I asked if Jindal thought the president disliked him personally.
"Look I don't know and I don't care. It's not about personality," he said again. "It's not about whether he likes me or not. We always have respectful, cordial discussions. … What's more important is the impact these policies are having on our people in my state and these other states."
Jindal, a former Rhodes scholar, is so full of ideas his mouth can barely keep up with the thoughts that tumble out of his brain. He has an attractive bio for a national candidate, has been at the center of the school choice and education reform debate with his overhaul of Louisiana's public school system, and offers a populist message that pairs opposition to big government with opposition to big business.
What's always been in question is whether he has the political talents for the national stage. So far, he has failed to break through in a lasting way. He is clearly banking on his mantra that "it's not about personalities."

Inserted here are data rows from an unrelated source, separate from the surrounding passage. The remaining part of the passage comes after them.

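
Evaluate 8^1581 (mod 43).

27

Square-and-reduce mod 43: 8^1≡8, 8^2≡21, 8^4≡11, 8^8≡35, 8^16≡21, 8^32≡11, 8^64≡35, 8^128≡21, 8^256≡11, 8^512≡35, 8^1024≡21.
Since 1581 = 1 + 4 + 8 + 32 + 512 + 1024 in binary, 8^1581 ≡ 8·11·35·11·35·21 ≡ 27 (mod 43).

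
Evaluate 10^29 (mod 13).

Successive squares of 10 mod 13: 10^1≡10, 10^2≡9, 10^4≡3, 10^8≡9, 10^16≡3.
29 = 1 + 4 + 8 + 16, so 10^29 ≡ 10·3·9·3 ≡ 4 (mod 13).

4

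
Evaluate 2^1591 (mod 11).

2

By repeated squaring mod 11: 2^1≡2, 2^2≡4, 2^4≡5, 2^8≡3, 2^16≡9, 2^32≡4, 2^64≡5, 2^128≡3, 2^256≡9, 2^512≡4, 2^1024≡5.
Since 1591 = 1 + 2 + 4 + 16 + 32 + 512 + 1024 in binary, 2^1591 ≡ 2·4·5·9·4·4·5 ≡ 2 (mod 11).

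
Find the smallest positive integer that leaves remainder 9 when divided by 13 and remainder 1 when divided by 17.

35

x ≡ 9 (mod 13) gives x ∈ {9, 22, 35}.
The first of these with x mod 17 = 1 is 35.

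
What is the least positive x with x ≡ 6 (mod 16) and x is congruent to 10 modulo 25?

310

x ≡ 6 (mod 16) gives x ∈ {6, 22, 38, 54, 70, 86, 102, 118, …}.
The first of these with x mod 25 = 10 is 310.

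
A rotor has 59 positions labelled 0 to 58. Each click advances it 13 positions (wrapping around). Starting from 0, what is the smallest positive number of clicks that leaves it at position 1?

50

59 = 4·13 + 7
13 = 1·7 + 6
7 = 1·6 + 1
6 = 6·1 + 0
Back-substituting gives 13·50 ≡ 1 (mod 59).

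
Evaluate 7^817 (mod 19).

7

Successive squares of 7 mod 19: 7^1≡7, 7^2≡11, 7^4≡7, 7^8≡11, 7^16≡7, 7^32≡11, 7^64≡7, 7^128≡11, 7^256≡7, 7^512≡11.
Since 817 = 1 + 16 + 32 + 256 + 512 in binary, 7^817 ≡ 7·7·11·7·11 ≡ 7 (mod 19).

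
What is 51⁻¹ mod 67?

67 = 1·51 + 16
51 = 3·16 + 3
16 = 5·3 + 1
3 = 3·1 + 0
Back-substituting gives 51·46 ≡ 1 (mod 67).

46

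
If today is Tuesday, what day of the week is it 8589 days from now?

8589 mod 7 = 0 (since 1227·7 = 8589).
Tuesday + 0 days → Tuesday.

Tuesday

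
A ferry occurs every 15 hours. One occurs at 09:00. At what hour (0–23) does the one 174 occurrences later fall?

3

174·15 = 2610.
2610 − 108·24 = 18, so 2610 ≡ 18 (mod 24).
(9 + 18) mod 24 = 3.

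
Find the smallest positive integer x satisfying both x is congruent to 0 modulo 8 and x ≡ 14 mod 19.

Since 19·3 ≡ 1 (mod 8), take x = 14 + 19·((0−14)·3 mod 8) = 14 + 19·6 = 128.
Check: 128 mod 8 = 0, 128 mod 19 = 14.

128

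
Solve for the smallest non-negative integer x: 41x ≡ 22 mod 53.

7

The inverse of 41 mod 53 is 22 (since 41·22 = 902 ≡ 1).
Multiplying both sides by 22: x ≡ 22·22 = 484 ≡ 7 (mod 53).
Check: 41·7 = 287 = 5·53 + 22.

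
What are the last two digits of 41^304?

Square-and-reduce mod 100: 41^1≡41, 41^2≡81, 41^4≡61, 41^8≡21, 41^16≡41, 41^32≡81, 41^64≡61, 41^128≡21, 41^256≡41.
304 = 16 + 32 + 256, so 41^304 ≡ 41·81·41 ≡ 61 (mod 100).

61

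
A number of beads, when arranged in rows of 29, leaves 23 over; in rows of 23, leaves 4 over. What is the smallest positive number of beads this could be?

487

x ≡ 4 (mod 23) gives x ∈ {4, 27, 50, 73, 96, 119, 142, 165, …}.
The first of these with x mod 29 = 23 is 487.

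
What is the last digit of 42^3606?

Last digits of 2^n: 2, 4, 8, 6 (period 4).
3606 mod 4 = 2, so the last digit matches 2^2 = 4.

4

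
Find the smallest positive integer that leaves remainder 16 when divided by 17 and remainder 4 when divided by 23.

x ≡ 16 (mod 17) gives x ∈ {16, 33, 50}.
The first of these with x mod 23 = 4 is 50.

50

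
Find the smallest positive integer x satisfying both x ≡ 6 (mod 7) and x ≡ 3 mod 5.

13

Since 5·3 ≡ 1 (mod 7), take x = 3 + 5·((6−3)·3 mod 7) = 3 + 5·2 = 13.
Check: 13 mod 7 = 6, 13 mod 5 = 3.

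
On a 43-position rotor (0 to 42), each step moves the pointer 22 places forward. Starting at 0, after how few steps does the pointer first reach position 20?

22⁻¹ ≡ 2 (mod 43) because 22·2 = 44 = 1·43 + 1.
So x ≡ 2·20 = 40 ≡ 40 (mod 43).

40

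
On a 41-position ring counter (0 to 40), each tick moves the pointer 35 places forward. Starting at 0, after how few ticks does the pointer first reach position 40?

7

The inverse of 35 mod 41 is 34 (since 35·34 = 1190 ≡ 1).
Multiplying both sides by 34: x ≡ 34·40 = 1360 ≡ 7 (mod 41).
Check: 35·7 = 245 = 5·41 + 40.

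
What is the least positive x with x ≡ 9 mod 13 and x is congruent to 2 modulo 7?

Since 7·2 ≡ 1 (mod 13), take x = 2 + 7·((9−2)·2 mod 13) = 2 + 7·1 = 9.
Check: 9 mod 13 = 9, 9 mod 7 = 2.

9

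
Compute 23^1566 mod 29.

Successive squares of 23 mod 29: 23^1≡23, 23^2≡7, 23^4≡20, 23^8≡23, 23^16≡7, 23^32≡20, 23^64≡23, 23^128≡7, 23^256≡20, 23^512≡23, 23^1024≡7.
1566 = 2 + 4 + 8 + 16 + 512 + 1024, so 23^1566 ≡ 7·20·23·7·23·7 ≡ 25 (mod 29).

25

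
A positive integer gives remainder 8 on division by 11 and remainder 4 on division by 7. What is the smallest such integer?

74

Since 7·8 ≡ 1 (mod 11), take x = 4 + 7·((8−4)·8 mod 11) = 4 + 7·10 = 74.
Check: 74 mod 11 = 8, 74 mod 7 = 4.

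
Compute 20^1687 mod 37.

By repeated squaring mod 37: 20^1≡20, 20^2≡30, 20^4≡12, 20^8≡33, 20^16≡16, 20^32≡34, 20^64≡9, 20^128≡7, 20^256≡12, 20^512≡33, 20^1024≡16.
Since 1687 = 1 + 2 + 4 + 16 + 128 + 512 + 1024 in binary, 20^1687 ≡ 20·30·12·16·7·33·16 ≡ 35 (mod 37).

35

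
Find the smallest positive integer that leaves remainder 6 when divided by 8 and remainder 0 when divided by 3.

x ≡ 0 (mod 3) gives x ∈ {0, 3, 6}.
The first of these with x mod 8 = 6 is 6.

6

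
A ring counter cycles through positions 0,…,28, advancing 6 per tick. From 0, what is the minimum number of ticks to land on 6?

The inverse of 6 mod 29 is 5 (since 6·5 = 30 ≡ 1).
Multiplying both sides by 5: x ≡ 5·6 = 30 ≡ 1 (mod 29).

1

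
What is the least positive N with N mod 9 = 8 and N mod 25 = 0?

x ≡ 8 (mod 9) gives x ∈ {8, 17, 26, 35, 44, 53, 62, 71, …}.
The first of these with x mod 25 = 0 is 125.

125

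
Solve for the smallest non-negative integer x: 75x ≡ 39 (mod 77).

19

The inverse of 75 mod 77 is 38 (since 75·38 = 2850 ≡ 1).
Multiplying both sides by 38: x ≡ 38·39 = 1482 ≡ 19 (mod 77).
Check: 75·19 = 1425 = 18·77 + 39.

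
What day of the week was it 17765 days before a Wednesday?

17765 mod 7 = 6 (since 2537·7 = 17759).
Wednesday − 6 days → Thursday.

Thursday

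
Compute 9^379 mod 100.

89

Square-and-reduce mod 100: 9^1≡9, 9^2≡81, 9^4≡61, 9^8≡21, 9^16≡41, 9^32≡81, 9^64≡61, 9^128≡21, 9^256≡41.
379 = 1 + 2 + 8 + 16 + 32 + 64 + 256, so 9^379 ≡ 9·81·21·41·81·61·41 ≡ 89 (mod 100).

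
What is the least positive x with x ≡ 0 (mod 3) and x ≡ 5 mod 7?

Since 7·1 ≡ 1 (mod 3), take x = 5 + 7·((0−5)·1 mod 3) = 5 + 7·1 = 12.
Check: 12 mod 3 = 0, 12 mod 7 = 5.

12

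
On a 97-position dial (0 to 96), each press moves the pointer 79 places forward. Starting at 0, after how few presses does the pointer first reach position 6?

32

The inverse of 79 mod 97 is 70 (since 79·70 = 5530 ≡ 1).
Multiplying both sides by 70: x ≡ 70·6 = 420 ≡ 32 (mod 97).
Check: 79·32 = 2528 = 26·97 + 6.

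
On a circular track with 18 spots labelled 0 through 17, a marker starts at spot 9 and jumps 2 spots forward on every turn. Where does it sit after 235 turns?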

"I think the American people still believe that our country's best days are still ahead of us. … I think they're hungry for substantive solutions," he said. "And I think the party that offers them that, that gives them detailed, specific ideas, this is how we get on track, I think that's the party that wins elections. I think that's more important than personalities, than tiers."
Christie's absence from the national stage is an opportunity. But among political types on Twitter, much of the chatter Tuesday was about Sen. Marco Rubio's (R-Fla.) speech about government repression in Cuba and Venezuela.
John Podhoretz, editor of the conservative Commentary Magazine, linked to a video of Rubio's speech and tweeted: "And just like that, Marco Rubio is back in the first tier."
If only it were that easy for the governor from Louisiana.